At my house, we have reduced our power consumption to about 3 kWh/day for a family of four without significant lifestyle sacrifices. I think it can go lower still. We have a 2 kW solar PV system, which produces an average of about 6 - 8 kWh/day (averaged over the year) -- more power than we consume. We do draw power from the grid though, as we do use power at night (when the PV panels aren't producing), which is why we also buy carbon-emission-free power. By doing this, we ensure that we're not directly supporting the use of coal for electricity generation and because our power consumption is so low, the additional cost is very small. This also supports the businesses that are producing renewable carbon-free energy in Australia.

Dirty companies only have as much money as we give them

Using less means less revenue for the large energy generation, distribution and retail companies that, generally, are slowing the adoption of renewable energy technologies, and affecting public policy in negative ways. Make no mistake -- the combined actions of individuals is very powerful. The uptake of domestic solar PV has already had a huge effect on the energy generators and retailers in Australia.
This is because solar PV is usually producing power at precisely the times that energy is most expensive (energy retailers pay a fluctuating ("spot-") price for electricity,  and the times when the spot price is highest are the most profitable for the generators. Domestic solar PV is taking the edge from this demand, which is having a significant affect on the profitability of some of the big dirty producers. These kinds of commercial disincentives work to the advantage of renewable energy technologies.

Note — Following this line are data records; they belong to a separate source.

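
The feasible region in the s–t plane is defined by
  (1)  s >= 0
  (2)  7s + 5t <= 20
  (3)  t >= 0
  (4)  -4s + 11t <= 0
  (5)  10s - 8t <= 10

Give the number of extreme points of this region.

The feasible vertices (each the meet of two boundaries and inside every other half-plane) are:
  (0, 0)
  (1, 0)
  (55/39, 20/39)

3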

If Australians continue to reduce their consumption and simultaneously install distributed generation (like solar panels, solar hot water, etc) and buy carbon-emission-free power, this will help to encourage the necessary changes. This will have a concrete effect on Australia's carbon emissions and reduce the likelihood of catastrophic climate change.

Remember, a carbon tax only has benefits because it causes people to use less -- we as concerned citizens can use less all by ourselves.